Pourquoi observe-t-on un recul relatif de l’entrepreneuriat au moment où il est à ce point valorisé ? Il y a moins de nouvelles entreprises parce que la croissance de la population est moindre, que la population vieillit et qu’elle est plus sensible au risque. La croissance économique est, du coup, plus chétive. Pour contrer ces facteurs, on compte sur les entrepreneurs. Hélas, les conditions démographiques et économiques rendent l’entrepreneuriat encore plus difficile. C’est encore plus vrai au Québec, où le vieillissement global de la population est plus prononcé.

Retenons cependant que le Québec entrepreneurial est bien vivant. Parmi des dizaines de métropoles, la firme de recherche Compass a placé Montréal au 20erang au monde pour la qualité de son écosystème d’entreprises en démarrage et au 13e rang pour la qualité des ressources. On évalue qu’il y a entre 1 800 et 2 600 entreprises technologiques en démarrage à Montréal. Certaines de ces entreprises sont aujourd’hui cotées en Bourse, comme Lightspeed et Stingray Digital. Les propriétaires de ces nouvelles entreprises technologiques ont 32 ans en moyenne et 22 % de ces entreprises ont été fondées par des femmes. À cet égard, Montréal se situe au cinquième rang mondial, pas très loin de Chicago, qui occupe le premier rang à 30 %. J’insiste : l’entrepreneur québécois est un champion… et une championne !


Notes

1. Perspectives mégaprojets – Canada, février 2016, E&B Data.

2. Pierre Duhamel, L’Avenir du Québec – Les entrepreneurs à la rescousse, Montréal, Les Éditions La Presse, 2012, 238 pages.

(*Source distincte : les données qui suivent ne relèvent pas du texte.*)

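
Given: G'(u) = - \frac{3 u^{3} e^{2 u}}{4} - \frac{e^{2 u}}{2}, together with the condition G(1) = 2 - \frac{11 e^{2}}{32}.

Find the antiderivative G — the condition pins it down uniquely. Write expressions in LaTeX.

Recognize the product-rule pattern: G'(u) = v'r + vr' with v = - \frac{3 u^{3}}{8} + \frac{9 u^{2}}{16} - \frac{9 u}{16} + \frac{1}{32}, r = e^{2 u}, so integration by parts undoes it.
A general antiderivative is \frac{\left(- 12 u^{3} + 18 u^{2} - 18 u + 1\right) e^{2 u}}{32} + C.
The condition gives C = 2 - \frac{11 e^{2}}{32} - (- \frac{11 e^{2}}{32}) = 2.
So G(u) = - \frac{12 u^{3} e^{2 u} - 18 u^{2} e^{2 u} + 18 u e^{2 u} - e^{2 u} - 64}{32}.
Check: d/du[- \frac{12 u^{3} e^{2 u} - 18 u^{2} e^{2 u} + 18 u e^{2 u} - e^{2 u} - 64}{32}] = - \frac{3 u^{3} e^{2 u}}{4} - \frac{e^{2 u}}{2} = G'(u).

G(u) = - \frac{12 u^{3} e^{2 u} - 18 u^{2} e^{2 u} + 18 u e^{2 u} - e^{2 u} - 64}{32}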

3. Global Entrepreneurship Monitor 2014, Canada.

4. Fondation de l’entrepreneurship, Indice entrepreneurial 2015.

5. Dane Strangler, The Looming Entrepreneurial Boom: How Policymakers Can Renew Startup Growth, Ewing Marion Kauffman Foundation.

6. Ben Casselman, The Next Amazon (Or Apple, Or GE) Is Probably Failing Right Now, FiveThirtyEight, mars 2016.